7/10
The New Deal meets The Twilight Zone
10 March 2006
Warning: Spoilers
Many commentators say this is a strange film. But you have to see it for yourself to understand just how strange it is. There is an interesting and even comical debate between modern viewers, who have their own political agendas to push, as to whether this movie might be seen as a precursor to The New Deal with a socialist penumbra, or an instructional guide from William Randolph Hearst on how to promote American fascism.

The premise of that debate is that there was a lot of difference between socialism and fascism at that time. But in truth it was an academic distinction. People often forget that the word "NAZI" does not stand for "fascism." NAZI is an abbreviation for the German words "Nationalsozialistische Deutsche Arbeiterpartei" which translates into English as "National Socialist Workers Party of Germany." One distinction between garden-variety socialism and German National Socialism was that under the former system, government owned the major means of production allegedly to benefit all, while under the Nazi variant there was some private ownership of industry but with so much government control it might as well have been state ownership.

Second-generation Fabian socialists in England in the 1930s might have talked about Communists as being on their "left" and fascists as being on their "right." But there is no reason for American advocates of freedom to indulge in that purely internal socialist semantic contraption regardless of how popular it may have been with simplistic historians and journalists who did not know any better. American Democrats and American Republicans should view all forms of totalitarianism, including Nazi Germany, as being variant strains of socialism on the far left side and beyond the American spectrum.

"Gabriel Over The White House," according to other comments, was produced in 1932 before the election and was released in 1933. If that is true, it is even more fascinating when seen as an "alternate 1933" to the New Deal. The Bonus March of May-July 1932 was very fresh in people's memory when theater audiences first saw this film that includes bonus marchers as one important element of the plot.

The president's demonstration of the force of air power over naval battleships is forward-looking for the time. But it is also presenting the views of Gen. Billy Mitchell who successfully bombed and sunk captured battleships from the air in a 1923 test and who was tried and convicted of insubordination at his court martial in 1925 for accusing his superiors of "criminal negligence" for neglecting the development of military airplanes.

The interesting depiction in the film of the president's ideas for putting bonus marchers to work on the public payroll was certainly adopted by FDR in creating the Works Progress Administration and the Civilian Conservation Corps--both organized in a fashion similar to military service.

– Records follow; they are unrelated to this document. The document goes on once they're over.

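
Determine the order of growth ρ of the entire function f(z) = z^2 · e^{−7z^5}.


M(r) = max_{|z|=r} |1|·|z|^2·|e^{−7z^5}| = 1·r^2 · e^{7r^5} (the factors attain their maxima compatibly on |z|=r). Then log M(r) = log 1 + 2·log r + 7r^5, dominated by the last term, so log log M(r) ~ 5·log r. The polynomial factor 1z^2 contributes only a log r term and does not affect the order. ρ = 5.
Therefore ρ = 5.

Order ρ = 5.


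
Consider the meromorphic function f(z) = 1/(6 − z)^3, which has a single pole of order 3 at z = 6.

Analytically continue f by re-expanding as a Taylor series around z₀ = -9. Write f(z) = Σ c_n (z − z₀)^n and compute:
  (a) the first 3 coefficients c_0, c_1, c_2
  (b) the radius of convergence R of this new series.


Let w = z − z₀, so z = z₀ + w.
Then 6 − z = 6 − (z₀ + w) = (6 − z₀) − w = 15 − w.
f(z) = 1/(15 − w)^3 = (1/(15)^3) · (1 − w/(15))^{−3}.
By the binomial series (1−u)^{−3} = Σ_{n≥0} C(n+2, 2) u^n for |u|<1, with u = w/(15):
  c_n = C(n+2, 2) / (15)^(n+3).
  c_0 = 1/(15)^3 = 1/3375.
  c_1 = 3/(15)^4 = 1/16875.
  c_2 = 6/(15)^5 = 2/253125.
The series is valid for |w/d| < 1, i.e. |z − z₀| < |d|.
Radius of convergence: R = |6 − z₀| = |15| = 15 (distance from z₀ to the singularity z = 6).

c_0 = 1/3375, c_1 = 1/16875, c_2 = 2/253125; R = 15.


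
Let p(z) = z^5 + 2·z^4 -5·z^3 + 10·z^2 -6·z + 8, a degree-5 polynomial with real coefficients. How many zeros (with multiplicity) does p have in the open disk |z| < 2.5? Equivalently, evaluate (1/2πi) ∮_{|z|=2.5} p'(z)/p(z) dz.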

The scariest parts of the film that one could easily see as fascist propaganda include the military court martial for bootleg-financed gangsters and the president's confrontation with Congress as an elected branch that was acting too slow for his taste.

These parts may have been influenced by the crazy ideas of Hearst that unfortunately did not seem crazy enough to some demoralized business leaders at the time. The fascistic and/or socialistic propaganda elements of this film are even more interesting in view of the fact that Walter Huston also starred ten years later as Ambassador Joseph M. Davies in a pro-Soviet propaganda film called "Mission to Moscow."

In watching this film, I almost got the impression that I was seeing the political equivalent of the 1936 science fiction classic called "Things to Come" starring Raymond Massey. This Walter Huston film is not an alternate future but an alternate present for the audience of 1933 somewhat in the way that the TV show "The West Wing" was an alternate present reality for its viewers from 1999 to 2006. "Gabriel Over The White House" shows us a 1933 that could have happened but did not. Whether it was a pleasant fantasy or a nightmare for civil liberties is left a little ambiguous and that is why the film challenges the imagination of the viewer and befuddles political scientists.